US- AFGHANISTAN

Recently, the US troops departed from the biggest airbase in Afghanistan after the 20-year-long war, effectively ending their military operations in the country.

Important points:

  • On 11th September 2001, terrorist attacks in America killed nearly 3,000 people.
  • Osama Bin Laden, the head of Islamist terror group al-Qaeda, was quickly identified as the man responsible.
  • The Taliban, radical Islamists who ran Afghanistan at that time, protected Bin Laden, and refused to hand him over. So, a month after 9/11, the US launched airstrikes against Afghanistan (Operation Enduring Freedom).
  • After the attacks, the NATO coalition troops declared war on Afghanistan.
  • The US dislodged the Taliban regime and established a transitional government in Afghanistan.

Reason:

  • The US had reached the conclusion long ago that the war was unwinnable.
  • The US administration had sent a representative to the first-ever meeting between the Taliban and the Afghan government that was hosted by Pakistan in Murree in 2015.
  • However, the Murree talks did not progress.
  • The US appointed a special envoy for Afghanistan with a mandate to directly negotiate with the Taliban. They held talks with Taliban representatives in Doha that led to the February 2020 agreement between the US and the insurgents.
  • Before the Doha talks started, the Taliban had maintained that they would hold direct talks only with the US, and not with the Kabul government, which they did not recognise.
  • The US effectively accepted this demand when they cut the Afghan government off the process and entered direct talks with the insurgents.
  • It dealt with four aspects of the conflict — violence, foreign troops, intra-Afghan peace talks and the use of Afghan soil by terrorist groups such as al-Qaeda and the Islamic State (the IS has an Afghan unit).
  • In the agreement, the US administration promised that it would withdraw all American troops from Afghanistan by 1st May, 2021.
  • The deadline has been pushed to 11th September 2021.
  • The Taliban promised to reduce violence, join intra-Afghan peace talks and cut all ties with foreign terrorist groups.

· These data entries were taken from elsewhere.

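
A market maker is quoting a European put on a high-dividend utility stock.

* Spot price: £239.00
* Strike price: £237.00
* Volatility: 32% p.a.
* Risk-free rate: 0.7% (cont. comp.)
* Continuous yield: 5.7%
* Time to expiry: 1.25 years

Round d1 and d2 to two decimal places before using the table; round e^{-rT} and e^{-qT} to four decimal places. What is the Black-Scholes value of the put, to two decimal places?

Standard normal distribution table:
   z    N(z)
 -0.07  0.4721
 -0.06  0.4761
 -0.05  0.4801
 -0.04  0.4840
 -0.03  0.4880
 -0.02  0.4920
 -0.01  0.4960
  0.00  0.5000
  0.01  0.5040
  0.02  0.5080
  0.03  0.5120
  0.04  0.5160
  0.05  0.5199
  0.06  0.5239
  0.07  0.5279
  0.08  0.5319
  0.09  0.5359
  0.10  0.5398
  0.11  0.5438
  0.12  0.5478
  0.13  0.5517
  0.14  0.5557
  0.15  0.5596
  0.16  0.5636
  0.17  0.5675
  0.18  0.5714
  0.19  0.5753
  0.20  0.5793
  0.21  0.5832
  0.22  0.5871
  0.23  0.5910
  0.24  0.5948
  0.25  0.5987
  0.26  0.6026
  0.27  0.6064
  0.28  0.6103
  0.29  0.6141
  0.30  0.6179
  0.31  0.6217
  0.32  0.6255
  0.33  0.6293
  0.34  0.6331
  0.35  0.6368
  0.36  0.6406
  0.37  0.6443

£39.24

T = 1.25;  σ√T = 0.3578
d₁ = [ln(239/237) + (0.007 − 0.057 + 0.32²/2)·1.25] / 0.3578 = [0.0084 + 0.0015] / 0.3578 = 0.0277 which rounds to 0.03
d₂ = d₁ − σ√T = 0.0277 − 0.3578 = -0.3301 which rounds to -0.33
e^(−qT) = e^(−0.057·1.25) = 0.9312;  e^(−rT) = e^(−0.007·1.25) = 0.9913
N(−d₂) = N(0.33) = 0.6293;  N(−d₁) = N(-0.03) = 0.4880
P = 237·0.9913·0.6293 − 239·0.9312·0.4880 = 147.8465 − 108.6077 = 39.2388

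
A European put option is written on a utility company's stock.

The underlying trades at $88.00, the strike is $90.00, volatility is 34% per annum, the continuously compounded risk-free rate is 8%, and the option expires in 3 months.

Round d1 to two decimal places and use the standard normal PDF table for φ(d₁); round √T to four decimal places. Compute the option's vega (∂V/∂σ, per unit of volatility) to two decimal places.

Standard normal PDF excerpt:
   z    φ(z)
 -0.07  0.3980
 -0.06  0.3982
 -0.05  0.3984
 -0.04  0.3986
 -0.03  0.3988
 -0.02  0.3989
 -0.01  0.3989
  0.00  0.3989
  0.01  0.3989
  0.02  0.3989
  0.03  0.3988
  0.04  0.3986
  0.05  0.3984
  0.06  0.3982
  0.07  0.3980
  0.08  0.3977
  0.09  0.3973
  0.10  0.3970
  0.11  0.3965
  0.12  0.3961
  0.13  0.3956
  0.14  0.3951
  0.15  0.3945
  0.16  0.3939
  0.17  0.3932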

India’s reach out to the Taliban:

  • India made contacts with the Taliban in Doha.
  • This signals a late but realist acknowledgement from the Indian side that the Taliban would play a critical role in Afghanistan in the coming years.
  • India has three critical areas in dealing with the Taliban.
  • Protecting its investments, which run into billions of rupees, in Afghanistan;
  • Preventing a future Taliban regime from being a pawn of Pakistan;
  • Making sure that the Pakistan-backed anti-India terrorist groups do not get support from the Taliban.
  • In the past, India chose not to engage the Taliban (New Delhi had backed the Northern Alliance) and the costs were dear when the Taliban was in power.
  • In November 2001, the Northern Alliance took control of the Afghanistan capital Kabul. The Northern Alliance fought a defensive war against the Taliban government and were being helped by the US and other countries that agreed with it, including the UK.

Conclusion

  • After the agreement was signed, the US put pressure on the Afghan government to release thousands of Taliban prisoners.
  • A key Taliban precondition for starting intra-Afghan talks.
  • Talks between Taliban representatives and the Afghan government began in Doha in September 2020 but did not reach any breakthrough. At present, the peace process is frozen.
  • The Taliban reduced hostilities against foreign troops but continued to attack Afghan forces even after the agreement was signed.
  • Kabul maintains that the Pakistan support for the Taliban is allowing the insurgents to overcome military pressure and carry forward with their agenda.